Try rinsing your towels more. And use vinegar! Or less detergent.


----------



## amyd (Mar 21, 2005)

Run them through a wash cycle of hot water with the water heater turned up all the way, no detergent or soap though. This will strip all the residue off of them. 

Then wash like normal.


----------



## Ninn (Oct 28, 2006)

Strip them out like diapers. Hottest wash water possible and dawn dish liquid. Rinse in hottest water and use white vinegar. Rinse again in cold water and the bare minimum for fab. softener. Dry on the line in direct sun light, then fluff on air only to take the stiffness off the fabric. Hope this helps.


----------



## copperhead46 (Jan 25, 2008)

great advise, thanks everyone. I did a load yesterday, with hotter water and rinsed with vinagar, then dried with out fabric softener.

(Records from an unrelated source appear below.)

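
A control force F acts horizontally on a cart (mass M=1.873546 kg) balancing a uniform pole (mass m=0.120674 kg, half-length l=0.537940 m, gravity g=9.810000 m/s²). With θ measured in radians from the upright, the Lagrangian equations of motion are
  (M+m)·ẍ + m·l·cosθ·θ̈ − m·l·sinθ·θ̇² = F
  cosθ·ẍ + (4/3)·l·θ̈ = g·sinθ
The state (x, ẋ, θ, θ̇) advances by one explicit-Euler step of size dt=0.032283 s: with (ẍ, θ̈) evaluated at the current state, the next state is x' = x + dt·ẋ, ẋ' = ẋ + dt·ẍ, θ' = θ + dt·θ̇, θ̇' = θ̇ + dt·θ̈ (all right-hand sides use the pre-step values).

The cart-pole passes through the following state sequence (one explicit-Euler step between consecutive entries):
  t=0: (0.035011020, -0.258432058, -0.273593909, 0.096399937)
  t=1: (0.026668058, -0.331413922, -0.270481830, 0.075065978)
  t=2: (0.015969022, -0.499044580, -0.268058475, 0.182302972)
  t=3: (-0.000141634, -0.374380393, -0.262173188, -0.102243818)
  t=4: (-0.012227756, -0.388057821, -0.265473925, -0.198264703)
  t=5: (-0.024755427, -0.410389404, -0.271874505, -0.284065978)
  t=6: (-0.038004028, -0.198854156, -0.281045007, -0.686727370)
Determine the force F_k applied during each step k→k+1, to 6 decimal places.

F_0 = -4.549454 N
F_1 = -10.147168 N
F_2 = 7.149722 N
F_3 = -1.031204 N
F_4 = -1.545308 N
F_5 = 12.288648 N

step 0→1:
  ẍ = (ẋ'−ẋ)/dt = (-0.331413922−-0.258432058)/0.032283 = -2.260690
  θ̈ = (θ̇'−θ̇)/dt = (0.075065978−0.096399937)/0.032283 = -0.660842
  sinθ=-0.270193, cosθ=0.962806
  F = (M+m)·ẍ + m·l·cosθ·θ̈ − m·l·sinθ·θ̇² = -4.508314 + -0.041303 − -0.000163 = -4.549454
step 1→2:
  ẍ = (ẋ'−ẋ)/dt = (-0.499044580−-0.331413922)/0.032283 = -5.192537
  θ̈ = (θ̇'−θ̇)/dt = (0.182302972−0.075065978)/0.032283 = 3.321779
  sinθ=-0.267196, cosθ=0.963642
  F = (M+m)·ẍ + m·l·cosθ·θ̈ − m·l·sinθ·θ̇² = -10.355060 + 0.207795 − -0.000098 = -10.147168
step 2→3:
  ẍ = (ẋ'−ẋ)/dt = (-0.374380393−-0.499044580)/0.032283 = 3.861605
  θ̈ = (θ̇'−θ̇)/dt = (-0.102243818−0.182302972)/0.032283 = -8.814137
  sinθ=-0.264860, cosθ=0.964287
  F = (M+m)·ẍ + m·l·cosθ·θ̈ − m·l·sinθ·θ̇² = 7.700890 + -0.551739 − -0.000571 = 7.149722
step 3→4:
  ẍ = (ẋ'−ẋ)/dt = (-0.388057821−-0.374380393)/0.032283 = -0.423673
  θ̈ = (θ̇'−θ̇)/dt = (-0.198264703−-0.102243818)/0.032283 = -2.974348
  sinθ=-0.259180, cosθ=0.965829
  F = (M+m)·ẍ + m·l·cosθ·θ̈ − m·l·sinθ·θ̇² = -0.844897 + -0.186483 − -0.000176 = -1.031204
step 4→5:
  ẍ = (ẋ'−ẋ)/dt = (-0.410389404−-0.388057821)/0.032283 = -0.691744
  θ̈ = (θ̇'−θ̇)/dt = (-0.284065978−-0.198264703)/0.032283 = -2.657785
  sinθ=-0.262367, cosθ=0.964968
  F = (M+m)·ẍ + m·l·cosθ·θ̈ − m·l·sinθ·θ̇² = -1.379490 + -0.166487 − -0.000669 = -1.545308
step 5→6:
  ẍ = (ẋ'−ẋ)/dt = (-0.198854156−-0.410389404)/0.032283 = 6.552528
  θ̈ = (θ̇'−θ̇)/dt = (-0.686727370−-0.284065978)/0.032283 = -12.472862
  sinθ=-0.268538, cosθ=0.963269
  F = (M+m)·ẍ + m·l·cosθ·θ̈ − m·l·sinθ·θ̇² = 13.067182 + -0.779940 − -0.001407 = 12.288648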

They seem better, I'm gonna get some borax or washing soda when I go to town next time. I really appreciate everyone sharing their knowledge.........
P.J.


----------



## Judy in IN (Nov 28, 2003)

Shooot! Get a jug of Ammonia when you go to the store. Pour about 1/4 cup in with the detergent. Probelm solved.


----------



## perennial (Aug 23, 2004)

do you use tide detergent? Just curious because a friend had that problem.

I suggest making and using your own detergent and then using vinegar in the rinse. If you need the recipe, message me. 

It's easy, saves $$ and you will never have stinky clothes again.


----------



## copperhead46 (Jan 25, 2008)

I didn't use tide, I use the cheap stuff..........I have been using vinager instead of fabric softener. I was amazed at how soft the towels came out, no softener at all, just vinager in the rinse. yes...I would love the laundry soap receipe, thank you very much.
And, thanks to everyone for the tips, they are all great!!!!!
P.J.


----------



## perennial (Aug 23, 2004)

I got this recipe from the archives - it originally called for Fels Naptha soap but, as mentioned I prefer Ivory soap (not the Ivory laundry powder in the store) . Here's what I do:

Finely grate one bar (4 1/2 oz Ivory or 5 1/2 oz Fels Naptha) of soap into a large bowl, using the finest grating disk on food processor, then put in regular blade add a cup of borax powder and cup of washing soda (comes in big orange bag), whirl into a powder. Then i use a large container and put whole processor bowl inside and tip gently (then no puff of powder). For laundry use - 2-3 tablespoons and 1/4-1/2 cup white vinegar where it says "softener" on cup and put it in there (for rinse cycle). That's it! I make a ton at once so i don't have to get it all out for month and months. It doesn't "suds" as companies add lots of chemicals for that trick. It gets all our stuff clean and that's saying ALOT. We have red clay soil here. The best part is there is no smell on clothes even if i don't put them in dryer right away. And, it's cheap.


----------